Holli Wheeler could've taken the easy way out and added her name to the large player turnover statistic that has surfaced ahead of the 2019 NRL Holden Women's Premiership season.
The St George Illawarra forward had a fair case, too.
Wheeler drove from Newcastle to Wollongong with Hunter-based team-mates Hannah Southwell and Mel Howard last season but that pair have since joined the Roosters, leaving the Jillaroos forward with some thinking to do.
A chat with CRL Newcastle and now Sydney Roosters coach Rick Stone, who coached Wheeler during their NSW premiership victory, wasn't enough to convince her to shun the club who gave her a start in 2018.
"Stoney wanted to keep the nucleus of the Newcastle team and put us through the Roosters system," Wheeler told NRL.com.

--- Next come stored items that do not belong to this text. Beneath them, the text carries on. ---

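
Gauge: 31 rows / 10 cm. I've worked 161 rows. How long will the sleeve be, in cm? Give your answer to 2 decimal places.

31 rows / 10 cm = 3.1 rows per cm.
161 / 3.1 = 51.935 cm.

51.94 cm.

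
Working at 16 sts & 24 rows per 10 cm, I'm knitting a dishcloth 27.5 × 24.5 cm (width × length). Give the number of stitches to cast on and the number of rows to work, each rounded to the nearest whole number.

Cast on 44 stitches and work 59 rows.

Stitch gauge = 16/10 = 1.6 sts/cm; 27.5 × 1.6 = 44.00 → 44 sts.
Row gauge = 24/10 = 2.4 rows/cm; 24.5 × 2.4 = 58.80 → 59 rows.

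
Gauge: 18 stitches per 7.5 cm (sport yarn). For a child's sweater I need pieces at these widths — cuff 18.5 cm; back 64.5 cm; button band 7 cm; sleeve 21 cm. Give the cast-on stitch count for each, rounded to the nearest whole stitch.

cuff 44; back 155; button band 17; sleeve 50.

Rate = 18/7.5 = 2.4 sts per cm.
cuff: 18.5 × 2.4 = 44.40 → 44.
back: 64.5 × 2.4 = 154.80 → 155.
button band: 7 × 2.4 = 16.80 → 17.
sleeve: 21 × 2.4 = 50.40 → 50.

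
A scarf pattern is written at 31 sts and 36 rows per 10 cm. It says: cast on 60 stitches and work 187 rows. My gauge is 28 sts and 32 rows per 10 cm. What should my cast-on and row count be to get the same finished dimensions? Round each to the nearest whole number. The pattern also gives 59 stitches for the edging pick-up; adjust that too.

Stitches: 60 × 28/31 = 54.19 → 54.
Rows: 187 × 32/36 = 166.22 → 166.
edging pick-up: 59 × 28/31 = 53.29 → 53.

Cast on 54 stitches; work 166 rows; edging pick-up 53 stitches.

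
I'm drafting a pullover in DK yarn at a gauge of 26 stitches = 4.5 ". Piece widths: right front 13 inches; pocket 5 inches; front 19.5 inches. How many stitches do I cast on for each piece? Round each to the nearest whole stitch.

right front 75; pocket 29; front 113.

Rate = 26/4.5 = 5.778 sts per in.
right front: 13 × 5.778 = 75.11 → 75.
pocket: 5 × 5.778 = 28.89 → 29.
front: 19.5 × 5.778 = 112.67 → 113.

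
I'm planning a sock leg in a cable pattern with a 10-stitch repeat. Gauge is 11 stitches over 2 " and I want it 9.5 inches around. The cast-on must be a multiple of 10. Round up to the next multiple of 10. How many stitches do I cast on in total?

11 / 2 = 5.5 sts per inch.
9.5 × 5.5 = 52.25 sts.
Next multiple of 10: 60.

CO 60 sts.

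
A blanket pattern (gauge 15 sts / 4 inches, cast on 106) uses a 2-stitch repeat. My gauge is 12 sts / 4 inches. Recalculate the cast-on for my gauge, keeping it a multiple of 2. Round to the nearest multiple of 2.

CO 84 sts.

106 × 12 / 15 = 84.80.
Nearest multiple of 2: 84.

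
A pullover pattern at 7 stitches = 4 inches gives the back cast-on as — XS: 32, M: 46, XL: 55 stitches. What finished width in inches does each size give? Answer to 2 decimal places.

XS 18.29 inches; M 26.29 inches; XL 31.43 inches.

7/4 = 1.75 sts per in.
XS: 32 / 1.75 = 18.286 → 18.29 in.
M: 46 / 1.75 = 26.286 → 26.29 in.
XL: 55 / 1.75 = 31.429 → 31.43 in.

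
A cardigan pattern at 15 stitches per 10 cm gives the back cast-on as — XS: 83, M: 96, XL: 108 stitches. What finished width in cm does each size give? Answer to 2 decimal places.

XS 55.33 cm; M 64.00 cm; XL 72.00 cm.

15/10 = 1.5 sts per cm.
XS: 83 / 1.5 = 55.333 → 55.33 cm.
M: 96 / 1.5 = 64.000 → 64.00 cm.
XL: 108 / 1.5 = 72.000 → 72.00 cm.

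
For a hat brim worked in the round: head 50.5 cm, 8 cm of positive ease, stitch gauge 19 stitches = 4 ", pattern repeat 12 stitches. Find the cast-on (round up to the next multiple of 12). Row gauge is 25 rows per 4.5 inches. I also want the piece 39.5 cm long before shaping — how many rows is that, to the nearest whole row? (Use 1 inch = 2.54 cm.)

Cast on 120 stitches; work 86 rows.

Finished = 50.5 + 8 = 58.5 cm.
58.5 cm × 1/2.54 = 23.03 inches.
19/4 = 4.75 sts per in; 23.03 × 4.75 = 109.40 sts.
Next multiple of 12 → 120.
39.5 cm = 15.55 inches; × 5.556 = 86.40 → 86 rows.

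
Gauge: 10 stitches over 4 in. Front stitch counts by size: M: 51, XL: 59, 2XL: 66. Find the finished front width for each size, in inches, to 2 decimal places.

10/4 = 2.5 sts per in.
M: 51 / 2.5 = 20.400 → 20.40 in.
XL: 59 / 2.5 = 23.600 → 23.60 in.
2XL: 66 / 2.5 = 26.400 → 26.40 in.

M 20.40 inches; XL 23.60 inches; 2XL 26.40 inches.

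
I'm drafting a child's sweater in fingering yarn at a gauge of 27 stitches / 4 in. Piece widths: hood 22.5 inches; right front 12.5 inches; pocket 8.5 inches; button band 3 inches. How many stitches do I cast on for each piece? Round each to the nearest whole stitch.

hood 152; right front 84; pocket 57; button band 20.

Rate = 27/4 = 6.75 sts per in.
hood: 22.5 × 6.75 = 151.88 → 152.
right front: 12.5 × 6.75 = 84.38 → 84.
pocket: 8.5 × 6.75 = 57.38 → 57.
button band: 3 × 6.75 = 20.25 → 20.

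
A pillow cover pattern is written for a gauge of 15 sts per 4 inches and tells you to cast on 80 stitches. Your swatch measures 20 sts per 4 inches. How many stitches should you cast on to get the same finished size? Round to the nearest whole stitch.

107 stitches.

Scale factor = 20 / 15 = 1.333.
80 × 20 / 15 = 106.67 sts.
→ 107 sts.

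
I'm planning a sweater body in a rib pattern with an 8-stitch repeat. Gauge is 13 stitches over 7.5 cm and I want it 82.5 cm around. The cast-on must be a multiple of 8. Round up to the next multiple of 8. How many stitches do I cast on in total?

13 / 7.5 = 1.733 sts per cm.
82.5 × 1.733 = 143.00 sts.
Next multiple of 8: 144.

CO 144 sts.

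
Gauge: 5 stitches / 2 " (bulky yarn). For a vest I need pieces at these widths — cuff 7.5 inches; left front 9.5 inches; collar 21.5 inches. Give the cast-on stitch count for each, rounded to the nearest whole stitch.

cuff 19; left front 24; collar 54.

Rate = 5/2 = 2.5 sts per in.
cuff: 7.5 × 2.5 = 18.75 → 19.
left front: 9.5 × 2.5 = 23.75 → 24.
collar: 21.5 × 2.5 = 53.75 → 54.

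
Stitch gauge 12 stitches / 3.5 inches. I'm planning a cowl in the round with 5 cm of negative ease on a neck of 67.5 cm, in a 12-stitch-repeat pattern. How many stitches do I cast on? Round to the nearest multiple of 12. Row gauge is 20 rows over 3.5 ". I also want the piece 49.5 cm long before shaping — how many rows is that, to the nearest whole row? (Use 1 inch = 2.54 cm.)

Finished = 67.5 − 5 = 62.5 cm.
62.5 cm × 1/2.54 = 24.61 inches.
12/3.5 = 3.429 sts per in; 24.61 × 3.429 = 84.36 sts.
Nearest multiple of 12 → 84.
49.5 cm = 19.49 inches; × 5.714 = 111.36 → 111 rows.

Cast on 84 stitches; work 111 rows.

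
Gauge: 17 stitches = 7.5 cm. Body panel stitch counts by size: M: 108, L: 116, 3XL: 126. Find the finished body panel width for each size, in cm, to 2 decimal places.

M 47.65 cm; L 51.18 cm; 3XL 55.59 cm.

17/7.5 = 2.267 sts per cm.
M: 108 / 2.267 = 47.647 → 47.65 cm.
L: 116 / 2.267 = 51.176 → 51.18 cm.
3XL: 126 / 2.267 = 55.588 → 55.59 cm.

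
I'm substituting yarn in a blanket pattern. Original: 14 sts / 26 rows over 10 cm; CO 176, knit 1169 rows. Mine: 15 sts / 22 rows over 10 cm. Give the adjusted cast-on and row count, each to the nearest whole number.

Stitches: 176 × 15/14 = 188.57 → 189.
Rows: 1169 × 22/26 = 989.15 → 989.

Cast on 189 stitches; work 989 rows.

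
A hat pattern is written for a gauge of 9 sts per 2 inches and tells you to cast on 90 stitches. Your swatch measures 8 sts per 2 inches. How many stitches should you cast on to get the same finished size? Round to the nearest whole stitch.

CO 80 sts.

Scale factor = 8 / 9 = 0.889.
90 × 8 / 9 = 80.00 sts.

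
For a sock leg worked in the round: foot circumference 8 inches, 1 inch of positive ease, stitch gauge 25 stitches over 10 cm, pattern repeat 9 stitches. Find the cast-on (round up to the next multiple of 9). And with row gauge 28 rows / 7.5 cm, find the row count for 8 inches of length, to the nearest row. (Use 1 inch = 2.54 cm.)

Finished = 8 + 1 = 9 inches.
9 inches × 2.54 = 22.86 cm.
25/10 = 2.5 sts per cm; 22.86 × 2.5 = 57.15 sts.
Next multiple of 9 → 63.
8 inches = 20.32 cm; × 3.733 = 75.86 → 76 rows.

Cast on 63 stitches; work 76 rows.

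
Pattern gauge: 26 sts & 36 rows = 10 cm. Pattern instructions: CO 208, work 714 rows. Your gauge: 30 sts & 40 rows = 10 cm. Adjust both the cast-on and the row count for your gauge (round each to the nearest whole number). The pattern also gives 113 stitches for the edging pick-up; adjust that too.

Cast on 240 stitches; work 793 rows; edging pick-up 130 stitches.

Stitches: 208 × 30/26 = 240.00 → 240.
Rows: 714 × 40/36 = 793.33 → 793.
edging pick-up: 113 × 30/26 = 130.38 → 130.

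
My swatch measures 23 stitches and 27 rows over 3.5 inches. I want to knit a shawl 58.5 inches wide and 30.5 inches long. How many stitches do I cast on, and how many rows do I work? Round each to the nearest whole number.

Cast on 384 stitches and work 235 rows.

Stitch gauge = 23/3.5 = 6.571 sts/in; 58.5 × 6.571 = 384.43 → 384 sts.
Row gauge = 27/3.5 = 7.714 rows/in; 30.5 × 7.714 = 235.29 → 235 rows.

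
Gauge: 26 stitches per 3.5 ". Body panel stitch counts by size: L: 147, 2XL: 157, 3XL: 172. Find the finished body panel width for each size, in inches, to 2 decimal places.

26/3.5 = 7.429 sts per in.
L: 147 / 7.429 = 19.788 → 19.79 in.
2XL: 157 / 7.429 = 21.135 → 21.13 in.
3XL: 172 / 7.429 = 23.154 → 23.15 in.

L 19.79 inches; 2XL 21.13 inches; 3XL 23.15 inches.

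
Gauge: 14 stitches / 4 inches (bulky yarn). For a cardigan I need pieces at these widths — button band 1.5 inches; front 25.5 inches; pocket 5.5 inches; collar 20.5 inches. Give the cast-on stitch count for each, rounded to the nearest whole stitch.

Rate = 14/4 = 3.5 sts per in.
button band: 1.5 × 3.5 = 5.25 → 5.
front: 25.5 × 3.5 = 89.25 → 89.
pocket: 5.5 × 3.5 = 19.25 → 19.
collar: 20.5 × 3.5 = 71.75 → 72.

button band 5; front 89; pocket 19; collar 72.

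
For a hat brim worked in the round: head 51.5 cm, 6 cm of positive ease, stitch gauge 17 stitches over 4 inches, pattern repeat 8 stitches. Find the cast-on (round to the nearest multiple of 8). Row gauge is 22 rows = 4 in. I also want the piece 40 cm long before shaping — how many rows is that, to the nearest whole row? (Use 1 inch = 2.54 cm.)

Finished = 51.5 + 6 = 57.5 cm.
57.5 cm × 1/2.54 = 22.64 inches.
17/4 = 4.25 sts per in; 22.64 × 4.25 = 96.21 sts.
Nearest multiple of 8 → 96.
40 cm = 15.75 inches; × 5.5 = 86.61 → 87 rows.

Cast on 96 stitches; work 87 rows.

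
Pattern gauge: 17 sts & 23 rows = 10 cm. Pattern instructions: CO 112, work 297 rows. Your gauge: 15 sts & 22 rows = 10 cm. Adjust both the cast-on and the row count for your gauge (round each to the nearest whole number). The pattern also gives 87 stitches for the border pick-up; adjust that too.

Cast on 99 stitches; work 284 rows; border pick-up 77 stitches.

Stitches: 112 × 15/17 = 98.82 → 99.
Rows: 297 × 22/23 = 284.09 → 284.
border pick-up: 87 × 15/17 = 76.76 → 77.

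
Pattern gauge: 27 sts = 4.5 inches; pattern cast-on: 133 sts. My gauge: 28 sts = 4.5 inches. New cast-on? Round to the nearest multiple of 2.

Cast on 138 stitches.

Scale factor = 28 / 27 = 1.037.
133 × 28 / 27 = 137.93 sts.
→ 138 sts.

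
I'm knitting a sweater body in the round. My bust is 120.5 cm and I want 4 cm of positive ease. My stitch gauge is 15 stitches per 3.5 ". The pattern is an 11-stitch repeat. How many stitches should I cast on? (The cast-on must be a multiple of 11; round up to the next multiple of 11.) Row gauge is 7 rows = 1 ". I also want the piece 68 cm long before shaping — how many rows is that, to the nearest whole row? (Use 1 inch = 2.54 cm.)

Cast on 220 stitches; work 187 rows.

Finished = 120.5 + 4 = 124.5 cm.
124.5 cm × 1/2.54 = 49.02 inches.
15/3.5 = 4.286 sts per in; 49.02 × 4.286 = 210.07 sts.
Next multiple of 11 → 220.
68 cm = 26.77 inches; × 7 = 187.40 → 187 rows.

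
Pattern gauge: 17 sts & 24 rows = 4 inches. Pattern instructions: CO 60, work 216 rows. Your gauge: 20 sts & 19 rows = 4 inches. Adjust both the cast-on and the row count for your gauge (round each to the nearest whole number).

Stitches: 60 × 20/17 = 70.59 → 71.
Rows: 216 × 19/24 = 171.00 → 171.

Cast on 71 stitches; work 171 rows.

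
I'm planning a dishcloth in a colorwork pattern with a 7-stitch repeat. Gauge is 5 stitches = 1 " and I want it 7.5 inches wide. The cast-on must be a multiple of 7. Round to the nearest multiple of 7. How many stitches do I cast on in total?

5 / 1 = 5 sts per inch.
7.5 × 5 = 37.50 sts.
Nearest multiple of 7: 35.

35 stitches.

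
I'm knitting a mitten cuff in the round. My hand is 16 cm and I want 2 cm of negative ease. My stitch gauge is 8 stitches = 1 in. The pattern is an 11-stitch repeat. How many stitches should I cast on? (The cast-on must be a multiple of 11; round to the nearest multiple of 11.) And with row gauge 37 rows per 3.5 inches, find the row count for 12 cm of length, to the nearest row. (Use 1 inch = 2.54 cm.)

Cast on 44 stitches; work 50 rows.

Finished = 16 − 2 = 14 cm.
14 cm × 1/2.54 = 5.51 inches.
8/1 = 8 sts per in; 5.51 × 8 = 44.09 sts.
Nearest multiple of 11 → 44.
12 cm = 4.72 inches; × 10.571 = 49.94 → 50 rows.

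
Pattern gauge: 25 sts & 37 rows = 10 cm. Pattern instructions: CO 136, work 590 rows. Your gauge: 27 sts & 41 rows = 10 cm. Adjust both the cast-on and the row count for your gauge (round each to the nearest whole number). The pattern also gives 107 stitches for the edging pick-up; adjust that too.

Cast on 147 stitches; work 654 rows; edging pick-up 116 stitches.

Stitches: 136 × 27/25 = 146.88 → 147.
Rows: 590 × 41/37 = 653.78 → 654.
edging pick-up: 107 × 27/25 = 115.56 → 116.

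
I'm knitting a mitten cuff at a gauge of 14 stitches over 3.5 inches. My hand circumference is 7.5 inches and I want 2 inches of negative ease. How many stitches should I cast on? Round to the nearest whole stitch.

Finished = 7.5 − 2 = 5.5 in.
14 / 3.5 = 4 sts per inch.
5.50 × 4 = 22.00 sts.

CO 22 sts.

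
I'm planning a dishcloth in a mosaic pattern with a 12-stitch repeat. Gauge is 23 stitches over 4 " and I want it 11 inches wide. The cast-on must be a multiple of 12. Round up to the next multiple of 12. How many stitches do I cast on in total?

CO 72 sts.

23 / 4 = 5.75 sts per inch.
11 × 5.75 = 63.25 sts.
Next multiple of 12: 72.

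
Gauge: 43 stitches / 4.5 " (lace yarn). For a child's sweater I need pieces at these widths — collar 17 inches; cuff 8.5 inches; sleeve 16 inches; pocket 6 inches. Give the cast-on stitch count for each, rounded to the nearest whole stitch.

collar 162; cuff 81; sleeve 153; pocket 57.

Rate = 43/4.5 = 9.556 sts per in.
collar: 17 × 9.556 = 162.44 → 162.
cuff: 8.5 × 9.556 = 81.22 → 81.
sleeve: 16 × 9.556 = 152.89 → 153.
pocket: 6 × 9.556 = 57.33 → 57.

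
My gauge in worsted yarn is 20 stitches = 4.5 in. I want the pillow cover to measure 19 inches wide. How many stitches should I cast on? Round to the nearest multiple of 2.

20 stitches / 4.5 in = 4.444 stitches per inch.
19 × 4.444 = 84.44 stitches.
Round to nearest multiple of 2 → 84.

CO 84 sts.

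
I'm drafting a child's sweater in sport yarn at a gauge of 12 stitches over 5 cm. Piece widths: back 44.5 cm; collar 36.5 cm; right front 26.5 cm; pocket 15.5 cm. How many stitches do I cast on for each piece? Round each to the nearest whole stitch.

Rate = 12/5 = 2.4 sts per cm.
back: 44.5 × 2.4 = 106.80 → 107.
collar: 36.5 × 2.4 = 87.60 → 88.
right front: 26.5 × 2.4 = 63.60 → 64.
pocket: 15.5 × 2.4 = 37.20 → 37.

back 107; collar 88; right front 64; pocket 37.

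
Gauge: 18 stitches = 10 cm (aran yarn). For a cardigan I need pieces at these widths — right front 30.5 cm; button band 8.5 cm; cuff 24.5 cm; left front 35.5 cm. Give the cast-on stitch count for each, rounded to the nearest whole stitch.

Rate = 18/10 = 1.8 sts per cm.
right front: 30.5 × 1.8 = 54.90 → 55.
button band: 8.5 × 1.8 = 15.30 → 15.
cuff: 24.5 × 1.8 = 44.10 → 44.
left front: 35.5 × 1.8 = 63.90 → 64.

right front 55; button band 15; cuff 44; left front 64.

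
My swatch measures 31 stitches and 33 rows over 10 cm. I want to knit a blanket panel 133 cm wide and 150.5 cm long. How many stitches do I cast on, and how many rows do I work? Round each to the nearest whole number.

Cast on 412 stitches and work 497 rows.

Stitch gauge = 31/10 = 3.1 sts/cm; 133 × 3.1 = 412.30 → 412 sts.
Row gauge = 33/10 = 3.3 rows/cm; 150.5 × 3.3 = 496.65 → 497 rows.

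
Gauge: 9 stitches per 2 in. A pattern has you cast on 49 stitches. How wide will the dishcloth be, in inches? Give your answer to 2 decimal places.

9 stitches / 2 inch = 4.5 stitches per inch.
49 / 4.5 = 10.889 inches.

10.89 inches.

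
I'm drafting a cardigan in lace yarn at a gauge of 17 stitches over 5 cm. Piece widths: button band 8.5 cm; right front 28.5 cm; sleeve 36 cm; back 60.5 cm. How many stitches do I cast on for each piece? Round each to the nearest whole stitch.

Rate = 17/5 = 3.4 sts per cm.
button band: 8.5 × 3.4 = 28.90 → 29.
right front: 28.5 × 3.4 = 96.90 → 97.
sleeve: 36 × 3.4 = 122.40 → 122.
back: 60.5 × 3.4 = 205.70 → 206.

button band 29; right front 97; sleeve 122; back 206.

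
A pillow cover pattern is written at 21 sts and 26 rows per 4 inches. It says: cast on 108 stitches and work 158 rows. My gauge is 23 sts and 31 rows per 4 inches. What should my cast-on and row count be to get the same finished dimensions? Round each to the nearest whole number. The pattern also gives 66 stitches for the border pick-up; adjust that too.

Stitches: 108 × 23/21 = 118.29 → 118.
Rows: 158 × 31/26 = 188.38 → 188.
border pick-up: 66 × 23/21 = 72.29 → 72.

Cast on 118 stitches; work 188 rows; border pick-up 72 stitches.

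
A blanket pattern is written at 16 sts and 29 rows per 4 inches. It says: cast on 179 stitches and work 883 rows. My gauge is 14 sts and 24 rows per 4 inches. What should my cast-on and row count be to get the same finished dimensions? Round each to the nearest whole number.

Cast on 157 stitches; work 731 rows.

Stitches: 179 × 14/16 = 156.62 → 157.
Rows: 883 × 24/29 = 730.76 → 731.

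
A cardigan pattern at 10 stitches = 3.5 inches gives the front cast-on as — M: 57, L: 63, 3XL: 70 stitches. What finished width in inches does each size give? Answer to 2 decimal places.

M 19.95 inches; L 22.05 inches; 3XL 24.50 inches.

10/3.5 = 2.857 sts per in.
M: 57 / 2.857 = 19.950 → 19.95 in.
L: 63 / 2.857 = 22.050 → 22.05 in.
3XL: 70 / 2.857 = 24.500 → 24.50 in.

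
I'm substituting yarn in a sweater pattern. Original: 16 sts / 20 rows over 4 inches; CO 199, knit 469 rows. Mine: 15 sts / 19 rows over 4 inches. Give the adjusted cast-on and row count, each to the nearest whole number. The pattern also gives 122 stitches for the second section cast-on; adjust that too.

Cast on 187 stitches; work 446 rows; second section cast-on 114 stitches.

Stitches: 199 × 15/16 = 186.56 → 187.
Rows: 469 × 19/20 = 445.55 → 446.
second section cast-on: 122 × 15/16 = 114.38 → 114.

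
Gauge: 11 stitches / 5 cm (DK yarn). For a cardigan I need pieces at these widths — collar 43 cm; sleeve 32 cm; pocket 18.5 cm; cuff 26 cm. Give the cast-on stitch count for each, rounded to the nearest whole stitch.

Rate = 11/5 = 2.2 sts per cm.
collar: 43 × 2.2 = 94.60 → 95.
sleeve: 32 × 2.2 = 70.40 → 70.
pocket: 18.5 × 2.2 = 40.70 → 41.
cuff: 26 × 2.2 = 57.20 → 57.

collar 95; sleeve 70; pocket 41; cuff 57.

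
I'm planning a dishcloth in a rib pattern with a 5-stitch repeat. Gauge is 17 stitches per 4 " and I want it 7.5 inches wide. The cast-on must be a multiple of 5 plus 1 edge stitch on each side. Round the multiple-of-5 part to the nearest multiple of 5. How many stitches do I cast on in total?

Cast on 32 stitches.

17 / 4 = 4.25 sts per inch.
7.5 × 4.25 = 31.88 sts.
Less 2 edge sts → 29.88 for the repeat.
Nearest multiple of 5: 30.
Add back 2 edge sts → 32.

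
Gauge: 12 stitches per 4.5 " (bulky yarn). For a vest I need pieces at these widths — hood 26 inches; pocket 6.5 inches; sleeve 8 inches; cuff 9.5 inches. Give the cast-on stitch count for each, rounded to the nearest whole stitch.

Rate = 12/4.5 = 2.667 sts per in.
hood: 26 × 2.667 = 69.33 → 69.
pocket: 6.5 × 2.667 = 17.33 → 17.
sleeve: 8 × 2.667 = 21.33 → 21.
cuff: 9.5 × 2.667 = 25.33 → 25.

hood 69; pocket 17; sleeve 21; cuff 25.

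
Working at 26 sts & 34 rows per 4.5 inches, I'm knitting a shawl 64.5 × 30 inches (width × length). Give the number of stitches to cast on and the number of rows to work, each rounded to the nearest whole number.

Stitch gauge = 26/4.5 = 5.778 sts/in; 64.5 × 5.778 = 372.67 → 373 sts.
Row gauge = 34/4.5 = 7.556 rows/in; 30 × 7.556 = 226.67 → 227 rows.

Cast on 373 stitches and work 227 rows.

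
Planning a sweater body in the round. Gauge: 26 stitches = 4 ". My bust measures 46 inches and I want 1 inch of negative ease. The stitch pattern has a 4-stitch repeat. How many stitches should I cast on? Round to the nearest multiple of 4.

Cast on 292 stitches.

Finished = 46 − 1 = 45 inches.
26 / 4 = 6.5 sts/in.
45 × 6.5 = 292.50 sts.
Nearest multiple of 4: 292.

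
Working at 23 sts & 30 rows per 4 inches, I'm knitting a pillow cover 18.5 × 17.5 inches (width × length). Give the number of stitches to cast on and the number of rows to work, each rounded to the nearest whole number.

Stitch gauge = 23/4 = 5.75 sts/in; 18.5 × 5.75 = 106.38 → 106 sts.
Row gauge = 30/4 = 7.5 rows/in; 17.5 × 7.5 = 131.25 → 131 rows.

Cast on 106 stitches and work 131 rows.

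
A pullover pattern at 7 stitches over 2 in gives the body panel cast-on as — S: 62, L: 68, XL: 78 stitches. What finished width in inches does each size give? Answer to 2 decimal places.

S 17.71 inches; L 19.43 inches; XL 22.29 inches.

7/2 = 3.5 sts per in.
S: 62 / 3.5 = 17.714 → 17.71 in.
L: 68 / 3.5 = 19.429 → 19.43 in.
XL: 78 / 3.5 = 22.286 → 22.29 in.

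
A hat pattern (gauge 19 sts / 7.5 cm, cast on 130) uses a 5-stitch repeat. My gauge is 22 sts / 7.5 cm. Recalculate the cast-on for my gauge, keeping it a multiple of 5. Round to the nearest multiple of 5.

Cast on 150 stitches.

130 × 22 / 19 = 150.53.
Nearest multiple of 5: 150.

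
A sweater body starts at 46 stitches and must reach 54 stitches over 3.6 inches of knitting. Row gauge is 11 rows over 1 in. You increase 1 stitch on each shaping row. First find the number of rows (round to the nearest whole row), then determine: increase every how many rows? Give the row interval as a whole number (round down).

Increase every 5th row.

Rows = 3.6 × 11 = 39.6 → 40 rows.
Stitches to add: 8 → 8 shaping rows (at 1 st each).
40 / 8 = 5.00 → every 5 rows.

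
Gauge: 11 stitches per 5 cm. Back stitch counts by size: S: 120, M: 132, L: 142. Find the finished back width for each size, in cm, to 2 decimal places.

11/5 = 2.2 sts per cm.
S: 120 / 2.2 = 54.545 → 54.55 cm.
M: 132 / 2.2 = 60.000 → 60.00 cm.
L: 142 / 2.2 = 64.545 → 64.55 cm.

S 54.55 cm; M 60.00 cm; L 64.55 cm.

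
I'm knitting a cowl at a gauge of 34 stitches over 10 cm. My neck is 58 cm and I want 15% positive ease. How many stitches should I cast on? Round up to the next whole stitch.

Cast on 227 stitches.

Finished = 58 × 1.15 = 66.70 cm.
34 / 10 = 3.4 sts per cm.
66.70 × 3.4 = 226.78 sts.
→ 227 sts.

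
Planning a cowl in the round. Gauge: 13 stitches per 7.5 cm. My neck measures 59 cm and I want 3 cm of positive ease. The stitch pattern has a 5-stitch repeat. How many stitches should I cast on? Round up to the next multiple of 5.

CO 110 sts.

Finished = 59 + 3 = 62 cm.
13 / 7.5 = 1.733 sts/cm.
62 × 1.733 = 107.47 sts.
Next multiple of 5: 110.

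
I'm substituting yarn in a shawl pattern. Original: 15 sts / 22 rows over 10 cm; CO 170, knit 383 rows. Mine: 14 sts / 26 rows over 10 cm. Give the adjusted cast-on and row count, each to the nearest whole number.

Cast on 159 stitches; work 453 rows.

Stitches: 170 × 14/15 = 158.67 → 159.
Rows: 383 × 26/22 = 452.64 → 453.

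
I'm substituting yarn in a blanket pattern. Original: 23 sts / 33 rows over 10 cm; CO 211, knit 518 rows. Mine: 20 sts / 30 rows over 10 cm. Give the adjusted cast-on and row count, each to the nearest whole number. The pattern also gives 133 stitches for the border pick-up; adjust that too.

Cast on 183 stitches; work 471 rows; border pick-up 116 stitches.

Stitches: 211 × 20/23 = 183.48 → 183.
Rows: 518 × 30/33 = 470.91 → 471.
border pick-up: 133 × 20/23 = 115.65 → 116.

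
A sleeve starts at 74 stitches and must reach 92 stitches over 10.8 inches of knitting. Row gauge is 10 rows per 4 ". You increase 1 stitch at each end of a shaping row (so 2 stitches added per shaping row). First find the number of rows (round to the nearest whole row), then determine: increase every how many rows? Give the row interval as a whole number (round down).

Rows = 10.8 × 2.5 = 27.0 → 27 rows.
Stitches to add: 18 → 9 shaping rows (at 2 st each).
27 / 9 = 3.00 → every 3 rows.

Increase every 3rd row.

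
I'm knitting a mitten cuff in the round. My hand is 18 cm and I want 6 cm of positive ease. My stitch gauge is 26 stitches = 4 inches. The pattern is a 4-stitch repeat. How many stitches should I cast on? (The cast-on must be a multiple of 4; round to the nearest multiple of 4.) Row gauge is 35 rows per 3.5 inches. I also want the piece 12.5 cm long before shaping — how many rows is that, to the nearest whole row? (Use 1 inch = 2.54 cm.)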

"But I've grown up with my brothers and dad all playing for one club. Coming through the grades I've always known loyalty.
"The Dragons gave me a crack last year and I owe them that. It's the least I can do because I've gone on since to play for NSW and the Jillaroos on the back of those games last year.
"Stoney understood where I was coming from and was really cool like that. I thought it might have been a bit awkward if I said no but it was the complete opposite."
Such is the player turnover heading into season two that Wheeler will have 14 new team-mates to develop combinations with over the next six weeks, eight of whom she spent time with in NSW camp in June.
Wheeler is renowned as a fast learner and isn't afraid to ask questions in a team meeting if something isn't right.
"The vibe in camps is awesome and you feel at ease," Wheeler said.
"I like to ask questions, there is a lot of questions on behalf of others, and I don't mind making a fool out of myself."
Once she gets on the paddock, Wheeler is one of the most aggressive players in the game. She conceded the most amount of penalties in last year's NRLW but don't expect that trend to continue.
"Discipline is massive and something I'll work on this year. I'm very competitive growing up with my brothers close in age," she said.
"Everything we did we were always competing against each other. A game of monopoly usually ended in blood, sweat and tears because one of us couldn't handle losing.
"Everything I do I'm competitive, you're out there to win. I don't go out to play dirty but play hard and walk off the field knowing I did everything to help my team-mates."